Mafia And His Maid

Mafia And His Maid
# Part 15 Mafia AHM


__ADS_3

Sejak kejadian pagi itu, Flower Michelin mulai menghindari pertemuan langsung dengan Frederico Patria. Gadis itu merasakan aura yang sangat berbahaya dan juga sangat meresahkan hatinya jika berdekatan dengan pria itu.


Ia lebih banyak menghabiskan waktu di dapur dengan para koki untuk belajar memasak. Mencicipi semua makanan sebelum dihidangkan adalah hobinya yang sangat ia nikmati.


Berat badannya pun ia rasakan mulai meningkat. Ia nampaknya semakin cantik dan segar. Apalagi bagian-bagian penting yang sangat menarik pada tubuhnya juga mengalami perubahan ukuran.


Pagi itu ia tidak ingin lagi mencicipi semua makanan yang akan disajikan. Ia berusaha keras untuk menolak semua menu yang nampak sangat sedap itu karena takut perutnya semakin besar.


"Aku tidak ingin makan lagi Nyonya. Dan kumohon jangan memaksaku," ujar gadis itu dengan tatapan tak rela pada semua menu yang sangat lezat di hadapannya. Air liurnya sudah hampir menetes karena berusaha untuk menolak padahal ia sangat ingin.


"Ada apa denganmu Nona. Semua makanan ini sangat lezat." Brenda Hudson menghampiri gadis yang sedang duduk itu dengan wajah penasaran. Ia baru melihat kalau gadis cantik itu menolak makanan yang disajikan.

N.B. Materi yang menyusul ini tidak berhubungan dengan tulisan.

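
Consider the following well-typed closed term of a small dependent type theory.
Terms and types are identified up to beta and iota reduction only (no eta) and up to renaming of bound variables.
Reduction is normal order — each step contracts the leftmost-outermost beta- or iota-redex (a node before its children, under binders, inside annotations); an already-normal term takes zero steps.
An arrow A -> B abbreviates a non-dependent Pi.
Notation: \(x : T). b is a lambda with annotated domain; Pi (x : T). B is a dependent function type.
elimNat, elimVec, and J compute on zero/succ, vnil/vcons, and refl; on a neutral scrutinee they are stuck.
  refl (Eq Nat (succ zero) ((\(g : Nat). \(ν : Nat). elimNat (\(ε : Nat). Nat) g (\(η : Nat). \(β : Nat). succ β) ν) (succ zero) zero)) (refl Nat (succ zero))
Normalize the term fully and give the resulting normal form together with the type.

reduced normal form:
  refl (Eq Nat (succ zero) (succ zero)) (refl Nat (succ zero))
type:
  Eq (Eq Nat (succ zero) (succ zero)) (refl Nat (succ zero)) (refl Nat (succ zero))
observation: contracting a beta-redex first, the term normalizes in 3 steps.


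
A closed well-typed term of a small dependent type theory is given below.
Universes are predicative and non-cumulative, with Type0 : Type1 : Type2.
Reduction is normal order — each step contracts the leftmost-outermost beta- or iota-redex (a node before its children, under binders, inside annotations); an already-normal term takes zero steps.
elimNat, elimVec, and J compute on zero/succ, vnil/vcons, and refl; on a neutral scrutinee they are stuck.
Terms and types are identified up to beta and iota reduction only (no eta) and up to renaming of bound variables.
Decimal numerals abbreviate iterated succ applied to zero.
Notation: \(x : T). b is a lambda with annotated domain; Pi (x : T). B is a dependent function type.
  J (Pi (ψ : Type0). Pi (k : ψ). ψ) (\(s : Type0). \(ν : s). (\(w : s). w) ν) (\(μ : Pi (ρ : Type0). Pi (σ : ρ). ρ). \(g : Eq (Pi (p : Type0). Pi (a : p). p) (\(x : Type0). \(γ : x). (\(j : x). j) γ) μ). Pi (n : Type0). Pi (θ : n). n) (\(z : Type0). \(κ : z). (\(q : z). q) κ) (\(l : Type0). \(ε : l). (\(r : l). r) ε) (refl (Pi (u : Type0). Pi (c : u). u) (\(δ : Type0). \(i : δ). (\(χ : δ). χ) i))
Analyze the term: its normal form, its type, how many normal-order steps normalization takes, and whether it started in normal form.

resulting normal form:
  \(ψ : Type0). \(k : ψ). k
the term's type:
  Pi (ψ : Type0). Pi (k : ψ). ψ
steps to reach normal form (normal order): 2
already normal: no
first redex: a J iota-redex


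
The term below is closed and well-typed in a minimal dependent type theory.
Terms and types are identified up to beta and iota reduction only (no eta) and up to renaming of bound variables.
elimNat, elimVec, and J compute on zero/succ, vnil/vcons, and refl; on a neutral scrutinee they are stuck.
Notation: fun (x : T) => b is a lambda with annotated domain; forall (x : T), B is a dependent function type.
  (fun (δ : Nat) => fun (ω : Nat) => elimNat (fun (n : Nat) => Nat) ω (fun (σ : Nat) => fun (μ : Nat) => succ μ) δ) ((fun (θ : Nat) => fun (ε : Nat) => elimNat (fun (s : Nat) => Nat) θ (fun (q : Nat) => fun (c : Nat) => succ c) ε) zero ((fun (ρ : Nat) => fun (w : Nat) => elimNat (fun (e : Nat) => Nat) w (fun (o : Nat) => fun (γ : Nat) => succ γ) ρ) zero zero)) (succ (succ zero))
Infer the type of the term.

the term's type:
  Nat


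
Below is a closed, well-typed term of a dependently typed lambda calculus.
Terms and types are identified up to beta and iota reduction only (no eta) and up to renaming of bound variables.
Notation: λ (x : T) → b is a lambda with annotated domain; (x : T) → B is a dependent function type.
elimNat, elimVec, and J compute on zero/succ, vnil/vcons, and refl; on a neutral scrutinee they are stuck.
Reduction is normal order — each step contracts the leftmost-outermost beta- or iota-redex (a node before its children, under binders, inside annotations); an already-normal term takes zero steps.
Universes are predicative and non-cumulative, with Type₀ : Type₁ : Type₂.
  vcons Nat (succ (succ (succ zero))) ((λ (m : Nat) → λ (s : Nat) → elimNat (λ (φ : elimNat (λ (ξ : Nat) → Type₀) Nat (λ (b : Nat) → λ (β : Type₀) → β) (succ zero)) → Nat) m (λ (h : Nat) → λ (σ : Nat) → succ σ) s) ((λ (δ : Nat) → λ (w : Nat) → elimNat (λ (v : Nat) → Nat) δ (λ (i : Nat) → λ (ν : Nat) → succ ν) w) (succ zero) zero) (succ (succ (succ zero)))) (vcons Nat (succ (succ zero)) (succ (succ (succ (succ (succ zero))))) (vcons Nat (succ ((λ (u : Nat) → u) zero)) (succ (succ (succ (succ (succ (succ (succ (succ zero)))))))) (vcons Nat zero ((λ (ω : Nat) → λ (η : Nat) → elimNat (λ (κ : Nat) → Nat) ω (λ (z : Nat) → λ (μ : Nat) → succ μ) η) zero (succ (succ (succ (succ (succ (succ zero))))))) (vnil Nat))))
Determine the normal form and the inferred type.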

"Kamu tidak lihat Nyonya Hudson, perutku saja sudah semakin besar hanya karena permintaan Tuan Patria." Brenda Hudson menahan tawanya karena ekspresi merajuk dari gadis itu.


Ia menyadari kalau beberapa waktu belakangan ini, gadis itu memang sangat aneh dengan keinginan makan yang sangat berlebih. Dan anehnya Frederico Patria juga tidak pernah mau makan kalau Flower Michelin belum mencicipi makanan itu terlebih dahulu.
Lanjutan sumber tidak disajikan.